BELFORD ROXO - A Casa da Cultura de Belford Roxo recebeu, nesta terça-feira (21), a 1ª Mostra Cultural do Serviço de Convivência e Fortalecimento de Vínculos (SCFV). O evento reuniu trabalhos desenvolvidos por usuários dos 15 Centros de Referência de Assistência Social (CRAS) do município e de instituições parceiras.
A programação apresentou ao público atividades produzidas ao longo do ano nas oficinas oferecidas pela Prefeitura, com destaque para ações de inclusão produtiva, cultura e convivência comunitária.
Oficinas promovem inclusão e geração de oportunidades
Entre os trabalhos expostos estavam peças de costura e crochê, além de atividades relacionadas à massoterapia, maquiagem, corte de cabelo e outras áreas de capacitação.
O evento também contou com apresentações de teatro, dança e música realizadas por crianças, adolescentes, adultos e idosos atendidos pelos CRAS.
Para o secretário municipal de Assistência Social e Cidadania, Diogo Bastos, a mostra representa o resultado do trabalho desenvolvido nas unidades e a transformação proporcionada pelas atividades.
"É um momento de integração, convivência e de mostrar que o CRAS dá frutos, gera produtividade e transforma vidas. As pessoas descobrem potencialidades, fortalecem os laços com a comunidade e encontram caminhos para ingressar no mercado de trabalho ou gerar renda", destacou.
O secretário participou do evento ao lado do secretário municipal de Cultura, André Carvalho.
Atividades também fortalecem autoestima
A artesã Maria Nazaré, professora da oficina de bordado em ponto de cruz, teve trabalhos produzidos por suas alunas expostos na mostra.

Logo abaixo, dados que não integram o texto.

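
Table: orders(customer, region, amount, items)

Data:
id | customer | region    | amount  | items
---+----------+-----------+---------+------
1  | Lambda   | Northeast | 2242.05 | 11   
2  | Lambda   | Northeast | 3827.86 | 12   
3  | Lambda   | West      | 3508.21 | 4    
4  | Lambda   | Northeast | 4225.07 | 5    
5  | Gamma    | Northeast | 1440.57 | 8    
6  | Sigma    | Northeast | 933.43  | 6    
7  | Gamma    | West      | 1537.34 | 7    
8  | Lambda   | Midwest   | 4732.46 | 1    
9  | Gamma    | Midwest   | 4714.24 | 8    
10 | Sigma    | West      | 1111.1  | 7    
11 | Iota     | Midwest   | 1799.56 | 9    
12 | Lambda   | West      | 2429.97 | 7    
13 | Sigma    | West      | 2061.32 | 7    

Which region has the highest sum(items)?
SELECT region, SUM(items) as val
FROM orders
GROUP BY region
ORDER BY val DESC
LIMIT 1

Result: Northeast with sum(items) = 42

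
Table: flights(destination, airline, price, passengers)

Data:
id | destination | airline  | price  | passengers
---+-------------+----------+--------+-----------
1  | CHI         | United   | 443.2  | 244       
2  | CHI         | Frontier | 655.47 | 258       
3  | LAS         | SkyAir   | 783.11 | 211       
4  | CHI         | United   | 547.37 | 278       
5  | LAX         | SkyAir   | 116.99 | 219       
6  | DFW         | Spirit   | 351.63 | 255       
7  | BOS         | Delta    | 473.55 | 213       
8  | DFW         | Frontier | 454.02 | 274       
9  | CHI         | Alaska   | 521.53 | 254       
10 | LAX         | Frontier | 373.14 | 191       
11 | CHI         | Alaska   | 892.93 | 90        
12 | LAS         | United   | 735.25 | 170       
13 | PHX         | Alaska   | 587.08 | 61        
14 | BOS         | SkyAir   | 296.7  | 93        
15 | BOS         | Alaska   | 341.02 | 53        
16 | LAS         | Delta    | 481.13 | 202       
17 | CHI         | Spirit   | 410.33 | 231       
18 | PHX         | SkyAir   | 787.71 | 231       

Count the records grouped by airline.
SELECT airline, COUNT(*) as count
FROM flights
GROUP BY airline

Result:
  Alaska: 4
  Delta: 2
  Frontier: 3
  SkyAir: 4
  Spirit: 2
  United: 3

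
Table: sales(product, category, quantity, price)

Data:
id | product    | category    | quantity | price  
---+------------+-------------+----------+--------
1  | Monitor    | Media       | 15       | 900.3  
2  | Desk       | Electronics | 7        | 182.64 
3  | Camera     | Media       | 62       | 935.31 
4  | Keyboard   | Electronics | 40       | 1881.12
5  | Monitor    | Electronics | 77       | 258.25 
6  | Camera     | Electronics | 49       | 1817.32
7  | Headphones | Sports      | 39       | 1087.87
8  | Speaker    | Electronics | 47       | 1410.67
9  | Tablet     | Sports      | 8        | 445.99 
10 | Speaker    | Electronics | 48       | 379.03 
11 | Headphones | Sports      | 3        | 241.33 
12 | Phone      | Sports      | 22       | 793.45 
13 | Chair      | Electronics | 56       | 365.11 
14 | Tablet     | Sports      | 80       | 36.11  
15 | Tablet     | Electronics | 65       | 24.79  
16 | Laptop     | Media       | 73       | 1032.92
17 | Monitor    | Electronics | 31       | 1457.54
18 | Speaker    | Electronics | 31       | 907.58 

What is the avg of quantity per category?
SELECT category, AVG(quantity) as result
FROM sales
GROUP BY category

Result:
  Electronics: 45.10
  Media: 50.00
  Sports: 30.40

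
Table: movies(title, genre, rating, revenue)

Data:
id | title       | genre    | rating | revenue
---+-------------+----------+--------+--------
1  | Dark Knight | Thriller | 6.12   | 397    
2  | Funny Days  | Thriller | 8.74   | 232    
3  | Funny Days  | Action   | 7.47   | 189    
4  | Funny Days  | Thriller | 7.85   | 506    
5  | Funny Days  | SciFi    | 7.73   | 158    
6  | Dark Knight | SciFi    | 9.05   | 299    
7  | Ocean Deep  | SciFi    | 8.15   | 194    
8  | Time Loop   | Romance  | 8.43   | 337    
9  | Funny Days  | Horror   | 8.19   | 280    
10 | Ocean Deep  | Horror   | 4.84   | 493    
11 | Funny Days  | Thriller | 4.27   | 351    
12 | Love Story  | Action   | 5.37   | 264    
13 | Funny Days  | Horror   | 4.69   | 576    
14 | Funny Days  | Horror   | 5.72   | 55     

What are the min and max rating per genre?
SELECT genre, MIN(rating), MAX(rating)
FROM movies
GROUP BY genre

Result:
  Action: min=5.37, max=7.47
  Horror: min=4.69, max=8.19
  Romance: min=8.43, max=8.43
  SciFi: min=7.73, max=9.05
  Thriller: min=4.27, max=8.74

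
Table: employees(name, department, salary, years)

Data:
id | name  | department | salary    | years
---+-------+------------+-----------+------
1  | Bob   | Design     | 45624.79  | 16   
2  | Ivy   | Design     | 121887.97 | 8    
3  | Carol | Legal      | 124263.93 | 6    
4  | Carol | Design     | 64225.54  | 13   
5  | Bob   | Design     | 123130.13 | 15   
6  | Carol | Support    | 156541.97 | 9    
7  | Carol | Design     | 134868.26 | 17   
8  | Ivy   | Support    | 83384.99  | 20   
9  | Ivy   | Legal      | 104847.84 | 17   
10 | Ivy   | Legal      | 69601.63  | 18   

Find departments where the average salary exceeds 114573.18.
SELECT department, AVG(salary)
FROM employees
GROUP BY department
HAVING AVG(salary) > 114573.18

Result:
  Support: avg=119963.48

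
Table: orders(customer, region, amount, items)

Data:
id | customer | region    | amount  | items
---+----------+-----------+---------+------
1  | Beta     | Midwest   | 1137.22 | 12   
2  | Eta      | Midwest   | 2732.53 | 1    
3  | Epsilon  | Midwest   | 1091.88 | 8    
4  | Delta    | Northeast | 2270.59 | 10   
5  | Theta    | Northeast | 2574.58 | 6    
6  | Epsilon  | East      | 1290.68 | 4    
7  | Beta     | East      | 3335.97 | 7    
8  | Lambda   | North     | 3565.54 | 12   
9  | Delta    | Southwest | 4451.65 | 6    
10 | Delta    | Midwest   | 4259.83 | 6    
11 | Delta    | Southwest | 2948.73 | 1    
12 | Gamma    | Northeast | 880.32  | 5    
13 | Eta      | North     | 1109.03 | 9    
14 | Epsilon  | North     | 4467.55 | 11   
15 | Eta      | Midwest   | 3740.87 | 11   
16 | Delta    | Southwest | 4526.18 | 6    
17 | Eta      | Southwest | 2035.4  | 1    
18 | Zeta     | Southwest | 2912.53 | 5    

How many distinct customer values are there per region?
SELECT region, COUNT(DISTINCT customer)
FROM orders
GROUP BY region

Result:
  East: 2 distinct
  Midwest: 4 distinct
  North: 3 distinct
  Northeast: 3 distinct
  Southwest: 3 distinct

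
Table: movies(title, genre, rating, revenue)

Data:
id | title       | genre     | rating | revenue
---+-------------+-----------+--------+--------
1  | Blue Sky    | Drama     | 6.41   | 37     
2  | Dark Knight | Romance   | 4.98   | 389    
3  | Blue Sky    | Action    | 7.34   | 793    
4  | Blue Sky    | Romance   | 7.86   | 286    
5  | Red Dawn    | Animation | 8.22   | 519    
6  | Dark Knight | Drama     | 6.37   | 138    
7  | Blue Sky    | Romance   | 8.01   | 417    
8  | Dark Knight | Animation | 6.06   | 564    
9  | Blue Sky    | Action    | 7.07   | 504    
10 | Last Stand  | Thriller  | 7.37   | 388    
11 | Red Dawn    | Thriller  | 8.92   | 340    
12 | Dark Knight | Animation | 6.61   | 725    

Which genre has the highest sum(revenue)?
SELECT genre, SUM(revenue) as val
FROM movies
GROUP BY genre
ORDER BY val DESC
LIMIT 1

Result: Animation with sum(revenue) = 1808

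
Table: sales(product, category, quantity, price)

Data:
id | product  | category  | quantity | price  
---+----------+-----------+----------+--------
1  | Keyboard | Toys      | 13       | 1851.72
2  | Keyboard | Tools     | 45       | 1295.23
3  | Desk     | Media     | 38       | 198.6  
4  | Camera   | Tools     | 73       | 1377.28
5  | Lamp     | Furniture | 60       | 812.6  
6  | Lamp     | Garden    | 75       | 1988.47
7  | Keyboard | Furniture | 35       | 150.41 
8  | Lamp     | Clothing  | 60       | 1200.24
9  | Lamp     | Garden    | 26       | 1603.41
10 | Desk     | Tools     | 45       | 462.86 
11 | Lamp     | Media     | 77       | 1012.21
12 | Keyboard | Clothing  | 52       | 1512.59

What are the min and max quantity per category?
SELECT category, MIN(quantity), MAX(quantity)
FROM sales
GROUP BY category

Result:
  Clothing: min=52, max=60
  Furniture: min=35, max=60
  Garden: min=26, max=75
  Media: min=38, max=77
  Tools: min=45, max=73
  Toys: min=13, max=13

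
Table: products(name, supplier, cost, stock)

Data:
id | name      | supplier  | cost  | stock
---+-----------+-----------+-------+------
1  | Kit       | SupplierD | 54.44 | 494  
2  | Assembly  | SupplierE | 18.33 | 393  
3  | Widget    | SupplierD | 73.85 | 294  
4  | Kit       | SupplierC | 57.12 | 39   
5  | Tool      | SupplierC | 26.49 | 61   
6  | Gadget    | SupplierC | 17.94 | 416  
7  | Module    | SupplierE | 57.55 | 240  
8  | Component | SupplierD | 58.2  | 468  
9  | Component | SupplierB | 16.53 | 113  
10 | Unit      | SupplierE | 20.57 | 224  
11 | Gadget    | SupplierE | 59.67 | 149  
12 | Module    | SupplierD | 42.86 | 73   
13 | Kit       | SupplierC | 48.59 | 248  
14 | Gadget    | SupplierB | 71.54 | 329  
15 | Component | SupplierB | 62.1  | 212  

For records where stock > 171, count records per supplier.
SELECT supplier, COUNT(*)
FROM products
WHERE stock > 171
GROUP BY supplier

Note: WHERE filters rows before grouping.

Result:
  SupplierB: 2
  SupplierC: 2
  SupplierD: 3
  SupplierE: 3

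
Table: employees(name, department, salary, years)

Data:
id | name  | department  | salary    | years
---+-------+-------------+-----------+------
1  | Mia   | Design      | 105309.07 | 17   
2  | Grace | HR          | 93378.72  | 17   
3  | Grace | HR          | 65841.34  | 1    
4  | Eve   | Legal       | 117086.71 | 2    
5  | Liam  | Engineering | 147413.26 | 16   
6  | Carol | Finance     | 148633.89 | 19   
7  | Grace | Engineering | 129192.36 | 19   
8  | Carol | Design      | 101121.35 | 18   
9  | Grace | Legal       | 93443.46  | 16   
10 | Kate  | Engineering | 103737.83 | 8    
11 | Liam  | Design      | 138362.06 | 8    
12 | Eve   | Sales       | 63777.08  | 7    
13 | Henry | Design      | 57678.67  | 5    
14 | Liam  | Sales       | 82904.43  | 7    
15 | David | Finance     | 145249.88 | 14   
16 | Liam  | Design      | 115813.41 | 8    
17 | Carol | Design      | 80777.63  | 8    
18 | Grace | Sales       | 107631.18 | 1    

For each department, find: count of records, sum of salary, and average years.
SELECT department,
       COUNT(*) as cnt,
       SUM(salary) as total_salary,
       AVG(years) as avg_years
FROM employees
GROUP BY department

Result:
  Design: 6 records, 599062.19 total salary, 10.67 avg years
  Engineering: 3 records, 380343.45 total salary, 14.33 avg years
  Finance: 2 records, 293883.77 total salary, 16.50 avg years
  HR: 2 records, 159220.06 total salary, 9.00 avg years
  Legal: 2 records, 210530.17 total salary, 9.00 avg years
  Sales: 3 records, 254312.69 total salary, 5.00 avg years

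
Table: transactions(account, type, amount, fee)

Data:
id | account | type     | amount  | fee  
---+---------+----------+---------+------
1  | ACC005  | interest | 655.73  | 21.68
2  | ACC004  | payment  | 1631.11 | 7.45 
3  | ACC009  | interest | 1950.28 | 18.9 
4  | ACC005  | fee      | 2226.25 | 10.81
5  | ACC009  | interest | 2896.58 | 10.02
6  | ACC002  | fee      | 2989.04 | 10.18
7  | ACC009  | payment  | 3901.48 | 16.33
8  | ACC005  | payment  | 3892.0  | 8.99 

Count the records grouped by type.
SELECT type, COUNT(*) as count
FROM transactions
GROUP BY type

Result:
  fee: 2
  interest: 3
  payment: 3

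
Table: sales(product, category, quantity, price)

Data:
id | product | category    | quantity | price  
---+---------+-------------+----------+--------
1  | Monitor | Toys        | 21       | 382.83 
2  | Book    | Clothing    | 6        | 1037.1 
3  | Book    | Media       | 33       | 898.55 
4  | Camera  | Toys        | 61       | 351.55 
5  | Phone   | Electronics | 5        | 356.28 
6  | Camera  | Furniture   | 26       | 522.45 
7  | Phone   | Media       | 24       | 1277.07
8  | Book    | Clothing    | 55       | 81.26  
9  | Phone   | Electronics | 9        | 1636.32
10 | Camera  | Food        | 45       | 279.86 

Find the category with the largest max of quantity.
SELECT category, MAX(quantity) as val
FROM sales
GROUP BY category
ORDER BY val DESC
LIMIT 1

Result: Toys with max(quantity) = 61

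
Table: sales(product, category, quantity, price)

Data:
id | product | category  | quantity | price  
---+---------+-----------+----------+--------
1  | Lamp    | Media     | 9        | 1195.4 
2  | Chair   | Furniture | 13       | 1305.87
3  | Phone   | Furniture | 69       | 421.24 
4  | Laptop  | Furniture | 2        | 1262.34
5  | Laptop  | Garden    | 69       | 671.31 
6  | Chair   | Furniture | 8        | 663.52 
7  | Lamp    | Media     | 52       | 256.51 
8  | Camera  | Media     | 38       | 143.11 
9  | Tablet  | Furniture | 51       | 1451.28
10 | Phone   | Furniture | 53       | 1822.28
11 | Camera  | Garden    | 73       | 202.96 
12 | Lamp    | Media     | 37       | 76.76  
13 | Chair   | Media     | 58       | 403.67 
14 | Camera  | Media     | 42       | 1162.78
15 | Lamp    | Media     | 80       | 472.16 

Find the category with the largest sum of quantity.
SELECT category, SUM(quantity) as val
FROM sales
GROUP BY category
ORDER BY val DESC
LIMIT 1

Result: Media with sum(quantity) = 316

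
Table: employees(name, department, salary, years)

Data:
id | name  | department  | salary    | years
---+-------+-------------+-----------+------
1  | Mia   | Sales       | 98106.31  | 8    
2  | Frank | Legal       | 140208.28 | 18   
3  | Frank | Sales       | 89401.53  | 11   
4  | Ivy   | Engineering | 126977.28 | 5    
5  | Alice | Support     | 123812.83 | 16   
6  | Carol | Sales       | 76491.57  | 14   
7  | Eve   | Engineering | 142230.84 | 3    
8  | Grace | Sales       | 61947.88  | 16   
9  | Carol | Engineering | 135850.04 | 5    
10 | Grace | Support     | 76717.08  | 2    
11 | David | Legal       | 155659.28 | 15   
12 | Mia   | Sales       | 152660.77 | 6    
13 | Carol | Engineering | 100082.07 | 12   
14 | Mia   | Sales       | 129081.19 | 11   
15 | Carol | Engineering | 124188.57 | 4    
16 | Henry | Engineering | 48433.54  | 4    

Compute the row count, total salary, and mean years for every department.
SELECT department,
       COUNT(*) as cnt,
       SUM(salary) as total_salary,
       AVG(years) as avg_years
FROM employees
GROUP BY department

Result:
  Engineering: 6 records, 677762.34 total salary, 5.50 avg years
  Legal: 2 records, 295867.56 total salary, 16.50 avg years
  Sales: 6 records, 607689.25 total salary, 11.00 avg years
  Support: 2 records, 200529.91 total salary, 9.00 avg years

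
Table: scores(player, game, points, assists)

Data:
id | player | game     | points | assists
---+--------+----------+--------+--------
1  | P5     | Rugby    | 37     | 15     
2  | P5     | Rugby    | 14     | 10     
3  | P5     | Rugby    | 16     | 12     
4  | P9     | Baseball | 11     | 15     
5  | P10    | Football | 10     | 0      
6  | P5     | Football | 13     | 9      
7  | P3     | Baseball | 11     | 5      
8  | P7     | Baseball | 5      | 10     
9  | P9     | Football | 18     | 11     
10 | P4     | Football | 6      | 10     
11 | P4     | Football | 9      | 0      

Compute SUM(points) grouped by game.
SELECT game, SUM(points) as result
FROM scores
GROUP BY game

Result:
  Baseball: 27
  Football: 56
  Rugby: 67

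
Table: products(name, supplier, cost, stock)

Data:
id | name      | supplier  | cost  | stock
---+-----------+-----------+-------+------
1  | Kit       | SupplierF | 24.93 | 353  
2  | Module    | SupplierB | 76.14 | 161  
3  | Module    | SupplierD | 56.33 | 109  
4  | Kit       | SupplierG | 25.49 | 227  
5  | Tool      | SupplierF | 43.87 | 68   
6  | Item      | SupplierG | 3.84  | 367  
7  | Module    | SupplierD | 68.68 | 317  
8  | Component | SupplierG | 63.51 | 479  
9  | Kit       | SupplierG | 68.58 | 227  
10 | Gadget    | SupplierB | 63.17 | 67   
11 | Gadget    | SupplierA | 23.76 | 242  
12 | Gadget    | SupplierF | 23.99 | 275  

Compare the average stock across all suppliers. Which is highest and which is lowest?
SELECT supplier, AVG(stock)
FROM products
GROUP BY supplier
ORDER BY AVG(stock)

All groups:
  SupplierB: 114.00
  SupplierD: 213.00
  SupplierF: 232.00
  SupplierA: 242.00
  SupplierG: 325.00

Highest: SupplierG (325.00)
Lowest: SupplierB (114.00)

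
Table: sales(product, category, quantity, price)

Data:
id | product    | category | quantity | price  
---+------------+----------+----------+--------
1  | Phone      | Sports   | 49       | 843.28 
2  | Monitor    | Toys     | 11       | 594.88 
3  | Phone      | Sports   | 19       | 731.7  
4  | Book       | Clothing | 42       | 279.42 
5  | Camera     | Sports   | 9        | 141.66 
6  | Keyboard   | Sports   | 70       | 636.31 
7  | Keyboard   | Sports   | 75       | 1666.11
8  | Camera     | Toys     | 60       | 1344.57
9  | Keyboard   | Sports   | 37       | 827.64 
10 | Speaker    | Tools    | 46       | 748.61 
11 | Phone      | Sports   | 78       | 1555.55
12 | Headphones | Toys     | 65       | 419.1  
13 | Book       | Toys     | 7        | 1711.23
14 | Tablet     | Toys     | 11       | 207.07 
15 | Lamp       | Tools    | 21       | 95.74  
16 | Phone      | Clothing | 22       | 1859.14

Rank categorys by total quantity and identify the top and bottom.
SELECT category, SUM(quantity)
FROM sales
GROUP BY category
ORDER BY SUM(quantity)

All groups:
  Clothing: 64
  Tools: 67
  Toys: 154
  Sports: 337

Highest: Sports (337)
Lowest: Clothing (64)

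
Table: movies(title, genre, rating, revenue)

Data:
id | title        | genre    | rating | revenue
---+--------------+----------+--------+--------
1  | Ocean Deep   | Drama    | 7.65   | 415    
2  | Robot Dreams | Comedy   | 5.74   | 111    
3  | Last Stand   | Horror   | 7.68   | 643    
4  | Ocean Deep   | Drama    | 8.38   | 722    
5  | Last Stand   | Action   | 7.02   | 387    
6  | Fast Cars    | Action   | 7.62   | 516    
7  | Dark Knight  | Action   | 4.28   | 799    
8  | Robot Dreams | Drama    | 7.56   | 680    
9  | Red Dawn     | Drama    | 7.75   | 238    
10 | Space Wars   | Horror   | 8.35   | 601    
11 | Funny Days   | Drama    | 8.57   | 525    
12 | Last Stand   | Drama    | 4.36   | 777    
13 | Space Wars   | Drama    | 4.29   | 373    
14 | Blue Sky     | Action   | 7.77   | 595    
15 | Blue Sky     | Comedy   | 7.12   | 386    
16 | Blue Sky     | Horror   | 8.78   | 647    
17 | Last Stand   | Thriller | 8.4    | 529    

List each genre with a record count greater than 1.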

Segundo ela, as atividades ultrapassam o aprendizado de uma técnica e também contribuem para a interação e a autoestima dos participantes.
"Muitas alunas brincam dizendo que eu sou a psicóloga delas, porque a gente interage e conversa bastante. Procuro sempre levantar a autoestima e contribuir para melhorar a vida dessas pessoas. Com o tempo, realmente consigo perceber essa transformação", contou.
Maria de Fátima Vieira, que sempre praticou crochê, passou a compartilhar seus conhecimentos como professora nas oficinas dos CRAS no ano passado.
"É preciso ter muita calma e paciência para ensinar. Há alunas que não têm nenhuma noção e aprendem tudo do zero. No fim, também acaba sendo um aprendizado para mim", afirmou.
Alunas destacam evolução e novas amizades
Participantes das oficinas também ressaltaram os resultados obtidos com as atividades. Solange Muller, aluna de Maria de Fátima há dois meses, contou que já percebe avanços no aprendizado.
"Eu já tinha alguma noção, mas não sabia montar as peças. Nossa professora é excelente e estou começando a fazer meus próprios trabalhos. No curso, aprendo técnicas diferentes e ainda faço amizades. Para a nossa cabeça, é uma terapia maravilhosa", relatou.
A 1ª Mostra Cultural do SCFV destacou o trabalho desenvolvido nos CRAS e mostrou como as oficinas podem contribuir para a inclusão social, o desenvolvimento de novas habilidades, a geração de oportunidades e o fortalecimento da cidadania.
A iniciativa também reforça a proposta de uma assistência social voltada à autonomia, ao pertencimento e à melhoria da qualidade de vida dos moradores de Belford Roxo.